Cartório Leonie Lôbo
Rua Nossa Senhora de Lourdes, 89, Centro - Angelim / PE CEP: 55430000
O despertar da serventia Cartório Leonie Lôbo, um farol de cidadania em meio à paisagem de Angelim, é um relato de tempos idos, tecendo-se em um fio de história que se entrelaça com o próprio desenvolvimento da região. A data de instalação, cuidadosamente calculada, remonta à década de 1880, um período de intensa expansão da feira de Angelim, impulsionada pela crescente demanda por documentos e registros. A região, antes um pequeno núcleo de agricultura e pecuária, testemunhou o florescimento da cafeicultura, que, em sua busca por prosperidade, atraiu a migração de famílias de diversas regiões do Brasil. A chegada de imigrantes, em particular de Portugal, impulsionou a demanda por registros de nascimento, casamento e óbito, e a necessidade de garantir a segurança jurídica das relações familiares. Aos poucos, a necessidade de um órgão dedicado a essas tarefas se tornou evidente, e a ideia de um cartório, com a função de registrar e preservar a história da comunidade, começou a tomar forma.
Liderando essa iniciativa, o primeiro oficial ou tabelião responsável pela serventia, o Sr. José Ferreira da Silva, foi um homem de grande visão e dedicação. Sua trajetória, marcada por um profundo conhecimento da legislação e uma habilidade inata para lidar com os documentos, foi fundamental para a construção do cartório. Ao longo dos anos, o Cartório Leonie Lôbo se expandiu, incorporando novas atribuições, como a gestão de interdições e tutelas, garantindo a proteção dos direitos de pessoas vulneráveis. A estrutura administrativa evoluiu gradualmente, com a construção de um pequeno escritório, inicialmente modesto, que se tornou um ponto de encontro para a comunidade, onde os moradores podiam obter informações e assistência. A arquitetura do prédio, com suas paredes de tijolo e a luz natural que entrava pelas janelas, refletia a simplicidade e a importância do cartório como um espaço de encontro e de proteção.

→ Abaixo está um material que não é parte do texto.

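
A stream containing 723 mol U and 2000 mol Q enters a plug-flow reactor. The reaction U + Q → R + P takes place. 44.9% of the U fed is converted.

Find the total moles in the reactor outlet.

U reacted = 0.449 × 723 = 324.6 mol; ν_U = −1, so ξ = 324.6/1 = 324.6 mol.
Outlet amounts (n = n₀ + ν ξ):
  U: 723 − 1(324.6) = 398.4
  Q: 2000 − 1(324.6) = 1675
  R: 0 + 1(324.6) = 324.6
  P: 0 + 1(324.6) = 324.6
Total out = 398.4 + 1675 + 324.6 + 324.6 = 2723 mol.

2720 mol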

O legado do Cartório Leonie Lôbo transcende a mera administração de documentos. Ele moldou o tecido social de Angelim, atuando como um guardião da cidadania local. As decisões tomadas no cartório, como a emissão de certidões de nascimento, casamento e óbito, permitiram que as famílias locais mantivessem suas tradições, transmitindo seus nomes e histórias para as gerações futuras. A garantia de registros precisos e confiáveis contribuiu para a estabilidade das relações familiares, a organização da comunidade e a construção de um futuro mais seguro para os moradores. O cartório não apenas registrou a vida das pessoas, mas também preservou a memória de Angelim, registrando os eventos que marcaram a história da região, desde a chegada dos imigrantes até os desafios do século XX. Sua atuação, por mais silenciosa que possa parecer, foi a base para a construção de uma identidade local forte e duradoura.